HONG KONG (Aug 18): Amid the Covid-19 pandemic, office markets in Asia Pacific (APAC) will favour tenants for up to three years, according to Collier’s Asia Pacific Office Markets: 1H2020 Review and Five-Year Outlook report released today. The report gives an overview of demand, supply, rent and vacancy rates in the APAC office market space for 1H2020, as well as the outlook from 2020 to 2024.
Colliers Asia research executive director Andrew Haskins said in a press release: “In aggregate, APAC office markets are under pressure from a combination of muted demand and high planned supply. The prospect of conditions favouring tenants for up to three years gives occupiers the chance to lock in good deals in markets like Hong Kong’s Central, Shanghai’s New Bund and Shenzhen’s Qianhai district.”
“Investors should focus on popular occupier centres with above average rent growth over five years, such as Singapore, Bangalore, Melbourne CBD and Auckland,” Haskins said.
According to the report, aggregate absorption in the 19 APAC office markets that Colliers tracks closely fell 56% q-o-q in 2Q2020. “While demand appears to be picking up in China, we predict a drop of 41% to 4.03 million sqm in 2020,” the report said.
“Average annual absorption over five years should be close to the 2019 level of 6.82 million sqm. Office markets that held up well in 1H2020 include the seven major Indian cities (most notably Bangalore (Bengaluru), Seoul and Singapore, while Hong Kong SAR, Tokyo and Sydney showed negative net absorption,” it added.
In terms of supply, Colliers foresees heavy supply of office in APAC in 2020 and 2021. “Aggregate new supply in 2Q2020 equalled about three times the aggregate take-up. Indian cities were the chief drivers of new supply, with Melbourne CBD also strong,” the report said.
“Reflecting heavy planned supply in 2H2020 in the leading Chinese and Indian cities, led by Shanghai, Bangalore and Dehli — NCR plus high supply in Tokyo, Seoul and Melbourne CBD, Colliers expects aggregate APAC supply of office space to be 2.8 times absorption in 2020. Medium term supply should be high in China (notably Shenzhen), Bangalore, Delhi — NCR and Australia (notably Sydney CBD). Across APAC, Colliers expects aggregate new supply to exceed aggregate absorption over the three years from 2020 to 2022. Supply should move back into balance with demand thereafter,” it added.
Colliers added that the higher incentives softened net effective rents across APAC over 1H2020. “This should continue over 2H. For 2020, weighted average APAC net effective rent should fall 5.0%,” it said.
According to the report, the rising importance of office stock in China (where rental recovery may lag the rest of APAC by a year due to high supply) and India drives Colliers’ forecast of a 0.7% average annual rent decline over five years.
However, Colliers predicted that the medium-term rental outlook in popular occupier centres is brighter. “Singapore should achieve five-year average annual growth in rent of 3.3%, while Bangalore, Melbourne CBD, Taipei and Auckland should achieve five-year average annual growth of 2.2% to 3.0%.”
“Landlords in many markets will be competing for a limited demand pool and landlords will likely attempt to differentiate their product offering by increasing attention to health and safety, advanced mechanical systems, and wellness and environmental credentials,” it said.
Meanwhile, the vacancy rate of offices in APAC is poised to rise for the next two years, according to Colliers. “The aggregate APAC vacancy rate stood at 11.4% at end-2Q. Reflecting heavy supply in China and India, Colliers expects APAC vacancy to peak at 14.5% at end-2022. This should ease to 13.3% by the end of 2024.”
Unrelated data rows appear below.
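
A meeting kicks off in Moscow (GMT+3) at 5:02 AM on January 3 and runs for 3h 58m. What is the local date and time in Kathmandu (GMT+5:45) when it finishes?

Kathmandu is 2:45 ahead of Moscow.
After 3 hours and 58 minutes it is 9:00 AM in Moscow.
Shift by the zone difference: 9:00 AM + 2:45 = 11:45 AM on Jan 3 in Kathmandu.

11:45 AM on January 3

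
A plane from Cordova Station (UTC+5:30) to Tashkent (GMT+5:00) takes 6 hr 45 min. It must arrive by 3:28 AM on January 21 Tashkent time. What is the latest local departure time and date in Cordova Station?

9:13 PM on January 20

Target arrival in UTC: 3:28 AM − 5:00 = 10:28 PM on Jan 20.
Subtract 6 hours and 45 minutes → departure 3:43 PM UTC on Jan 20.
Cordova Station is UTC+5:30: 3:43 PM + 5:30 = 9:13 PM on Jan 20.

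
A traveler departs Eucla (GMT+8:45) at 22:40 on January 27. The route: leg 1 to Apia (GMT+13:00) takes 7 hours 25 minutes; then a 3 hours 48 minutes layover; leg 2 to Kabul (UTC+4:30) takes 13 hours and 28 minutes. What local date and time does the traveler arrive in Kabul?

Convert departure to UTC: 22:40 − 8:45 = 13:55 UTC on Jan 27.
Add 7 hours 25 minutes leg 1 → 21:20 UTC.
Add 3 hours and 48 minutes layover in Apia → 01:08 UTC (Jan 28).
Add 13 hours 28 minutes leg 2 → 14:36 UTC.
Kabul is UTC+4:30, so local arrival = 14:36 + 4:30 = 19:06 on Jan 28.

19:06 on Jan 28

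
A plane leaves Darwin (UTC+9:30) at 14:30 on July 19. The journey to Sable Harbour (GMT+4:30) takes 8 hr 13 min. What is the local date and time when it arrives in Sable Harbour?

17:43 on July 19

Sable Harbour is 5:00 behind Darwin.
After 8 hours 13 minutes it is 22:43 in Darwin.
Shift by the zone difference: 22:43 − 5:00 = 17:43 on Jul 19 in Sable Harbour.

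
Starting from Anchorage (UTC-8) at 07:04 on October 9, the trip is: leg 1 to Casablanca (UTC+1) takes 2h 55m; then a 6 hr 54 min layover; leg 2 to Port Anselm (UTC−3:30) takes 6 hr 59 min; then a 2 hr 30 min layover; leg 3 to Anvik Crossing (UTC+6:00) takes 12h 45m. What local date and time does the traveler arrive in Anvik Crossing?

Convert departure to UTC: 07:04 + 8:00 = 15:04 UTC on Oct 9.
Add 2 hours and 55 minutes leg 1 → 17:59 UTC.
Add 6 hours and 54 minutes layover in Casablanca → 00:53 UTC (Oct 10).
Add 6 hours 59 minutes leg 2 → 07:52 UTC.
Add 2 hours and 30 minutes layover in Port Anselm → 10:22 UTC.
Add 12 hours and 45 minutes leg 3 → 23:07 UTC.
Anvik Crossing is UTC+6:00, so local arrival = 23:07 + 6:00 = 05:07 on Oct 11.

05:07 on October 11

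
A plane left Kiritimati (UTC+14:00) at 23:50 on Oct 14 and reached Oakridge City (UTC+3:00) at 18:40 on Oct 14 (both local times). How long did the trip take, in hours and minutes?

5 hours 50 minutes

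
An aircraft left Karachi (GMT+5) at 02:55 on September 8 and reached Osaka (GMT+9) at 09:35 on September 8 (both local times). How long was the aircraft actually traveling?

Departure in UTC: 02:55 − 5:00 = 21:55 on Sep 7.
Arrival in UTC: 09:35 − 9:00 = 00:35 on Sep 8.
Elapsed = 00:35 − 21:55 (+1 day) = 2 hours 40 minutes.

2 hours 40 minutes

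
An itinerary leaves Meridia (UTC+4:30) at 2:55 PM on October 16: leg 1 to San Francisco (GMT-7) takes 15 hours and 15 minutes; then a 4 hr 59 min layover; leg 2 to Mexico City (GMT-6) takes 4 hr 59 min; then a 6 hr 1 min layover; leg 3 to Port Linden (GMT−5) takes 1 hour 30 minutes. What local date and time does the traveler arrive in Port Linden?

2:09 PM on October 17

Convert departure to UTC: 2:55 PM − 4:30 = 10:25 AM UTC on Oct 16.
Add 15 hours 15 minutes leg 1 → 1:40 AM UTC (Oct 17).
Add 4 hours 59 minutes layover in San Francisco → 6:39 AM UTC.
Add 4 hours and 59 minutes leg 2 → 11:38 AM UTC.
Add 6 hours 1 minute layover in Mexico City → 5:39 PM UTC.
Add 1 hour 30 minutes leg 3 → 7:09 PM UTC.
Port Linden is UTC−5:00, so local arrival = 7:09 PM − 5:00 = 2:09 PM on Oct 17.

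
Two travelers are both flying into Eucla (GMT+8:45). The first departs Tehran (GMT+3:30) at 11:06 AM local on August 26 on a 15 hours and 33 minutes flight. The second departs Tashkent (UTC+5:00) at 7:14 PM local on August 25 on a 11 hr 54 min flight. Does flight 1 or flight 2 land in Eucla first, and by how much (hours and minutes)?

the second, by 21 hours 1 minute

Flight 1 in UTC: 11:06 AM − 3:30 = 7:36 AM on Aug 26.
+15 hours 33 minutes → arrive 11:09 PM UTC on Aug 26.
Flight 2 in UTC: 7:14 PM − 5:00 = 2:14 PM on Aug 25.
+11 hours and 54 minutes → arrive 2:08 AM UTC on Aug 26.
Flight 2 lands earlier by 21 hours 1 minute.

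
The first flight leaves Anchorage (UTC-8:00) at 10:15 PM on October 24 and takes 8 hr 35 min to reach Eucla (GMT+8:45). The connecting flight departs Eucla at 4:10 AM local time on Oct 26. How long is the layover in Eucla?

4 hours 35 minutes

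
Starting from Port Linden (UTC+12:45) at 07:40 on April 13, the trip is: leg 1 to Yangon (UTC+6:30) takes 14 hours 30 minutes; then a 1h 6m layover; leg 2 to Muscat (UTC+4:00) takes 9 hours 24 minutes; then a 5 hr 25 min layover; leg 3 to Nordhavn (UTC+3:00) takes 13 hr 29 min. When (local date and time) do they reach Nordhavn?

17:49 on Apr 14

Convert departure to UTC: 07:40 − 12:45 = 18:55 UTC on Apr 12.
Add 14 hours and 30 minutes leg 1 → 09:25 UTC (Apr 13).
Add 1 hour and 6 minutes layover in Yangon → 10:31 UTC.
Add 9 hours 24 minutes leg 2 → 19:55 UTC.
Add 5 hours 25 minutes layover in Muscat → 01:20 UTC (Apr 14).
Add 13 hours 29 minutes leg 3 → 14:49 UTC.
Nordhavn is UTC+3:00, so local arrival = 14:49 + 3:00 = 17:49 on Apr 14.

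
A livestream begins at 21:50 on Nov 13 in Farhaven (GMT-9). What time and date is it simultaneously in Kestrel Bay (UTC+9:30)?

Kestrel Bay is 18:30 ahead of Farhaven.
Shift by the zone difference: 21:50 + 18:30 = 16:20 on Nov 14 in Kestrel Bay.

16:20 on November 14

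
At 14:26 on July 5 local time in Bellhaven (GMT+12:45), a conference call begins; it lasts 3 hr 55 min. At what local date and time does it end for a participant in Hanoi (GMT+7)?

12:36 on July 5

Convert start to UTC: 14:26 − 12:45 = 01:41 UTC on Jul 5.
Add 3 hours 55 minutes duration → 05:36 UTC.
Hanoi is UTC+7:00, so local end time = 05:36 + 7:00 = 12:36 on Jul 5.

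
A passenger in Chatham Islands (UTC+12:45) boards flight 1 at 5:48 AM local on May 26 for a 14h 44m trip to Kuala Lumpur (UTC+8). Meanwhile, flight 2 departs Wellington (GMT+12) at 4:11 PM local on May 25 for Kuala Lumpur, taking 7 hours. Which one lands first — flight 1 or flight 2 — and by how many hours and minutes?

the second, by 20 hours 36 minutes

Flight 1 in UTC: 5:48 AM − 12:45 = 5:03 PM on May 25.
+14 hours 44 minutes → arrive 7:47 AM UTC on May 26.
Flight 2 in UTC: 4:11 PM − 12:00 = 4:11 AM on May 25.
+7 hours → arrive 11:11 AM UTC on May 25.
Flight 2 lands earlier by 20 hours 36 minutes.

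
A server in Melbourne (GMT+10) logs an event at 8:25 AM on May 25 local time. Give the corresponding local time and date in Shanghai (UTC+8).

In UTC: 8:25 AM − 10:00 = 10:25 PM on May 24.
Shanghai is UTC+8:00: 10:25 PM + 8:00 = 6:25 AM on May 25.

6:25 AM on May 25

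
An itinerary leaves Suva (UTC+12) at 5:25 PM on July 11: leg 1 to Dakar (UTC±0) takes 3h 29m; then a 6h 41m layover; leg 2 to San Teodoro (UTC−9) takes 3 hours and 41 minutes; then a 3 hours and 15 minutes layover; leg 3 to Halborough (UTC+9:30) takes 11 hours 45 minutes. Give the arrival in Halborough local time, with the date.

Convert departure to UTC: 5:25 PM − 12:00 = 5:25 AM UTC on Jul 11.
Add 3 hours and 29 minutes leg 1 → 8:54 AM UTC.
Add 6 hours and 41 minutes layover in Dakar → 3:35 PM UTC.
Add 3 hours and 41 minutes leg 2 → 7:16 PM UTC.
Add 3 hours and 15 minutes layover in San Teodoro → 10:31 PM UTC.
Add 11 hours and 45 minutes leg 3 → 10:16 AM UTC (Jul 12).
Halborough is UTC+9:30, so local arrival = 10:16 AM + 9:30 = 7:46 PM on Jul 12.

7:46 PM on July 12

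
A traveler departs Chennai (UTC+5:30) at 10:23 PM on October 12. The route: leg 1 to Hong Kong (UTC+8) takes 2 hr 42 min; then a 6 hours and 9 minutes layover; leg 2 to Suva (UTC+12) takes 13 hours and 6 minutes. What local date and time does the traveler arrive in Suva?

2:50 AM on Oct 14

Convert departure to UTC: 10:23 PM − 5:30 = 4:53 PM UTC on Oct 12.
Add 2 hours 42 minutes leg 1 → 7:35 PM UTC.
Add 6 hours 9 minutes layover in Hong Kong → 1:44 AM UTC (Oct 13).
Add 13 hours and 6 minutes leg 2 → 2:50 PM UTC.
Suva is UTC+12:00, so local arrival = 2:50 PM + 12:00 = 2:50 AM on Oct 14.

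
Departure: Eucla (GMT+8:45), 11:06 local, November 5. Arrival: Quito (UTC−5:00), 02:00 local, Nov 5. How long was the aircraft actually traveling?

Departure in UTC: 11:06 − 8:45 = 02:21 on Nov 5.
Arrival in UTC: 02:00 + 5:00 = 07:00 on Nov 5.
Elapsed = 07:00 − 02:21 = 4 hours 39 minutes.

4 hours 39 minutes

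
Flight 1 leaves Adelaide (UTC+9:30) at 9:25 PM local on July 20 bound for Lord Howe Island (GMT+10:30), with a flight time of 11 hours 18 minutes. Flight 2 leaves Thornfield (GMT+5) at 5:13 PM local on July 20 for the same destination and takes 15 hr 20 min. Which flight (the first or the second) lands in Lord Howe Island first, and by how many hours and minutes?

the first, by 4 hours 20 minutes

Flight 1 in UTC: 9:25 PM − 9:30 = 11:55 AM on Jul 20.
+11 hours 18 minutes → arrive 11:13 PM UTC on Jul 20.
Flight 2 in UTC: 5:13 PM − 5:00 = 12:13 PM on Jul 20.
+15 hours and 20 minutes → arrive 3:33 AM UTC on Jul 21.
Flight 1 lands earlier by 4 hours 20 minutes.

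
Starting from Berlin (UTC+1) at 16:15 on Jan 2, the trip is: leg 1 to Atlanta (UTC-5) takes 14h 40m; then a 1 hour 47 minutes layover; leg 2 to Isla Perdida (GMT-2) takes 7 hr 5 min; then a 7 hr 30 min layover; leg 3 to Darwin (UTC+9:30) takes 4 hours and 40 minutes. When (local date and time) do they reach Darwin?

Convert departure to UTC: 16:15 − 1:00 = 15:15 UTC on Jan 2.
Add 14 hours 40 minutes leg 1 → 05:55 UTC (Jan 3).
Add 1 hour 47 minutes layover in Atlanta → 07:42 UTC.
Add 7 hours and 5 minutes leg 2 → 14:47 UTC.
Add 7 hours 30 minutes layover in Isla Perdida → 22:17 UTC.
Add 4 hours 40 minutes leg 3 → 02:57 UTC (Jan 4).
Darwin is UTC+9:30, so local arrival = 02:57 + 9:30 = 12:27 on Jan 4.

12:27 on January 4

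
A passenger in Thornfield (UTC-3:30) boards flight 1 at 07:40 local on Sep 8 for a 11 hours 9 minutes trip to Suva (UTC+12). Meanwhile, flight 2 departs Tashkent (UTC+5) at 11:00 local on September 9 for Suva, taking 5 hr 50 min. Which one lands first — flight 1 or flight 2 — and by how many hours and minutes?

the first, by 13 hours 31 minutes

Flight 1 in UTC: 07:40 + 3:30 = 11:10 on Sep 8.
+11 hours and 9 minutes → arrive 22:19 UTC on Sep 8.
Flight 2 in UTC: 11:00 − 5:00 = 06:00 on Sep 9.
+5 hours 50 minutes → arrive 11:50 UTC on Sep 9.
Flight 1 lands earlier by 13 hours 31 minutes.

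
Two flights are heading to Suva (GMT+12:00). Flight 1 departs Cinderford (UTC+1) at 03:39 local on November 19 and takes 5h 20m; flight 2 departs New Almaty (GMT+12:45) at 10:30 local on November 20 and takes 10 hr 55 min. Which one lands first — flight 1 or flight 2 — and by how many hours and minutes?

Flight 1 in UTC: 03:39 − 1:00 = 02:39 on Nov 19.
+5 hours 20 minutes → arrive 07:59 UTC on Nov 19.
Flight 2 in UTC: 10:30 − 12:45 = 21:45 on Nov 19.
+10 hours and 55 minutes → arrive 08:40 UTC on Nov 20.
Flight 1 lands earlier by 24 hours 41 minutes.

the first, by 24 hours 41 minutes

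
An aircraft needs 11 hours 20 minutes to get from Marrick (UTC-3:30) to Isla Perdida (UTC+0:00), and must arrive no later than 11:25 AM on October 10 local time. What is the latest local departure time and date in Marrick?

8:35 PM on October 9

Target arrival is already UTC: 11:25 AM on Oct 10.
Subtract 11 hours 20 minutes → departure 12:05 AM UTC on Oct 10.
Marrick is UTC−3:30: 12:05 AM − 3:30 = 8:35 PM on Oct 9.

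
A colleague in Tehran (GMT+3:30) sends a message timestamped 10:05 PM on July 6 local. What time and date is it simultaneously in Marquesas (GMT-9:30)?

9:05 AM on Jul 6

In UTC: 10:05 PM − 3:30 = 6:35 PM on Jul 6.
Marquesas is UTC−9:30: 6:35 PM − 9:30 = 9:05 AM on Jul 6.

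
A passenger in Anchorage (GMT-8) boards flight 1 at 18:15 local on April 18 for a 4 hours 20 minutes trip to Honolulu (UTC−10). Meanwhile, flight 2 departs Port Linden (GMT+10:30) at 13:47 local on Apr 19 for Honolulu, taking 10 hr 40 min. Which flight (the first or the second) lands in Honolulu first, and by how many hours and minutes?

the first, by 7 hours 22 minutes

Flight 1 in UTC: 18:15 + 8:00 = 02:15 on Apr 19.
+4 hours 20 minutes → arrive 06:35 UTC on Apr 19.
Flight 2 in UTC: 13:47 − 10:30 = 03:17 on Apr 19.
+10 hours and 40 minutes → arrive 13:57 UTC on Apr 19.
Flight 1 lands earlier by 7 hours 22 minutes.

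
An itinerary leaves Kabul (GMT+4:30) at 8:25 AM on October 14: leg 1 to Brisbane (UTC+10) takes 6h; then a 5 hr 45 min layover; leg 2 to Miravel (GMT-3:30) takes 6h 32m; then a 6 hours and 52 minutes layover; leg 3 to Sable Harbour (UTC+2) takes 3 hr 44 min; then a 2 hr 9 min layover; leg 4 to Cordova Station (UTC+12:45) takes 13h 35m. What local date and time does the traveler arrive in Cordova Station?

Convert departure to UTC: 8:25 AM − 4:30 = 3:55 AM UTC on Oct 14.
Add 6 hours leg 1 → 9:55 AM UTC.
Add 5 hours 45 minutes layover in Brisbane → 3:40 PM UTC.
Add 6 hours 32 minutes leg 2 → 10:12 PM UTC.
Add 6 hours and 52 minutes layover in Miravel → 5:04 AM UTC (Oct 15).
Add 3 hours and 44 minutes leg 3 → 8:48 AM UTC.
Add 2 hours 9 minutes layover in Sable Harbour → 10:57 AM UTC.
Add 13 hours 35 minutes leg 4 → 12:32 AM UTC (Oct 16).
Cordova Station is UTC+12:45, so local arrival = 12:32 AM + 12:45 = 1:17 PM on Oct 16.

1:17 PM on October 16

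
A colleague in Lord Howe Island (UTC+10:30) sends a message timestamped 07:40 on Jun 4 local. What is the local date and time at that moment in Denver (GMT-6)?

15:10 on June 3

Denver is 16:30 behind Lord Howe Island.
Shift by the zone difference: 07:40 − 16:30 = 15:10 on Jun 3 in Denver.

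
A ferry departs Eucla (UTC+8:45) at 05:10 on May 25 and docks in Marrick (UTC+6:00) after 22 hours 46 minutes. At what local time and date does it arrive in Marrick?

Marrick is 2:45 behind Eucla.
After 22 hours and 46 minutes it is 03:56 (May 26) in Eucla.
Shift by the zone difference: 03:56 − 2:45 = 01:11 on May 26 in Marrick.

01:11 on May 26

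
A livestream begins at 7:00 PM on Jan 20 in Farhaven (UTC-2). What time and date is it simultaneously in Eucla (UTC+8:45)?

5:45 AM on January 21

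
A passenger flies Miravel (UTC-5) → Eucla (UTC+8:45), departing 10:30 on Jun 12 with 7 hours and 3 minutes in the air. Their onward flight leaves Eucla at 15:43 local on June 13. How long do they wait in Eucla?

8 hours 25 minutes

Convert departure to UTC: 10:30 + 5:00 = 15:30 UTC on Jun 12.
Add 7 hours and 3 minutes flight time → 22:33 UTC.
Eucla is UTC+8:45, so local arrival = 22:33 + 8:45 = 07:18 on Jun 13.
Layover = 15:43 − 07:18 = 8 hours 25 minutes.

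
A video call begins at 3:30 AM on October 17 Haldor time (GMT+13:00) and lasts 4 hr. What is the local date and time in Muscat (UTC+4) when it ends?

10:30 PM on October 16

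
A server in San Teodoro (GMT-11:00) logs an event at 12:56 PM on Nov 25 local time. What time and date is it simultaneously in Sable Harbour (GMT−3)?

In UTC: 12:56 PM + 11:00 = 11:56 PM on Nov 25.
Sable Harbour is UTC−3:00: 11:56 PM − 3:00 = 8:56 PM on Nov 25.

8:56 PM on November 25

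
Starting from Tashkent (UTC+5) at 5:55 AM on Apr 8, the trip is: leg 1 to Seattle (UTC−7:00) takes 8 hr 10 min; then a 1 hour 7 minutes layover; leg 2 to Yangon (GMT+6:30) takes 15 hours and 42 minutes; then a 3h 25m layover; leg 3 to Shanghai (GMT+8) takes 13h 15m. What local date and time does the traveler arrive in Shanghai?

2:34 AM on Apr 10

Convert departure to UTC: 5:55 AM − 5:00 = 12:55 AM UTC on Apr 8.
Add 8 hours and 10 minutes leg 1 → 9:05 AM UTC.
Add 1 hour and 7 minutes layover in Seattle → 10:12 AM UTC.
Add 15 hours 42 minutes leg 2 → 1:54 AM UTC (Apr 9).
Add 3 hours 25 minutes layover in Yangon → 5:19 AM UTC.
Add 13 hours 15 minutes leg 3 → 6:34 PM UTC.
Shanghai is UTC+8:00, so local arrival = 6:34 PM + 8:00 = 2:34 AM on Apr 10.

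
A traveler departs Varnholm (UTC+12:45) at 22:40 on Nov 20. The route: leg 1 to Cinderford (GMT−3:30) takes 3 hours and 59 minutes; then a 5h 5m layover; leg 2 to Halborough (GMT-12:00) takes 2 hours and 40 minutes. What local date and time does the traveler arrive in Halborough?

Convert departure to UTC: 22:40 − 12:45 = 09:55 UTC on Nov 20.
Add 3 hours 59 minutes leg 1 → 13:54 UTC.
Add 5 hours 5 minutes layover in Cinderford → 18:59 UTC.
Add 2 hours 40 minutes leg 2 → 21:39 UTC.
Halborough is UTC−12:00, so local arrival = 21:39 − 12:00 = 09:39 on Nov 20.

09:39 on Nov 20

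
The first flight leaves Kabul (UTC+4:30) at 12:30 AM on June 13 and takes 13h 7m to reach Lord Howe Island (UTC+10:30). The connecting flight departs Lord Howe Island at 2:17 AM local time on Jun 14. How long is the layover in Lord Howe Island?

6 hours 40 minutes

Convert departure to UTC: 12:30 AM − 4:30 = 8:00 PM UTC on Jun 12.
Add 13 hours and 7 minutes flight time → 9:07 AM UTC (Jun 13).
Lord Howe Island is UTC+10:30, so local arrival = 9:07 AM + 10:30 = 7:37 PM on Jun 13.
Layover = 2:17 AM − 7:37 PM (+1 day) = 6 hours 40 minutes.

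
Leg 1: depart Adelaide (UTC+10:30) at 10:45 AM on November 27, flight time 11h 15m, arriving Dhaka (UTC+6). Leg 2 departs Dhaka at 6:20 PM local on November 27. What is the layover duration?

50 minutes

Convert departure to UTC: 10:45 AM − 10:30 = 12:15 AM UTC on Nov 27.
Add 11 hours and 15 minutes flight time → 11:30 AM UTC.
Dhaka is UTC+6:00, so local arrival = 11:30 AM + 6:00 = 5:30 PM on Nov 27.
Layover = 6:20 PM − 5:30 PM = 50 minutes.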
“For occupiers, this means a sustained period of nearly three years over which many APAC markets will favour tenants. This situation presents an opportunity for occupiers to lock in deals in attractive markets such as Central in Hong Kong or New Bund in Shanghai or Qianhai in Shenzhen now. It also provides a means for occupiers to determine and execute their long-term accommodation strategy and business vision in each of the cities within the region,” the report said.
Colliers foresees the capital values to remain stable, with positive signs in the medium term. “Investment sales of APAC offices fell 48% y-o-y in 2Q but rose 17% q-o-q due to a pick-up in Shanghai, Beijing and Singapore.”
“Despite the pressure on overall investment levels, in general, capital values have yet to fall sharply and yields are little changed. Colliers expects modest yield softening over 2H and 1H2021. In the long run, the APAC office markets with the greatest potential for capital appreciation should be those offering the highest rent growth, such as Singapore, Bangalore, Melbourne CBD and Auckland,” the report said.
Colliers added that investors will likely assign a premium to buildings with very high standards of hygiene and sanitation, and wellness certifications. “This implies that demand will remain firmest for prime grade office space.”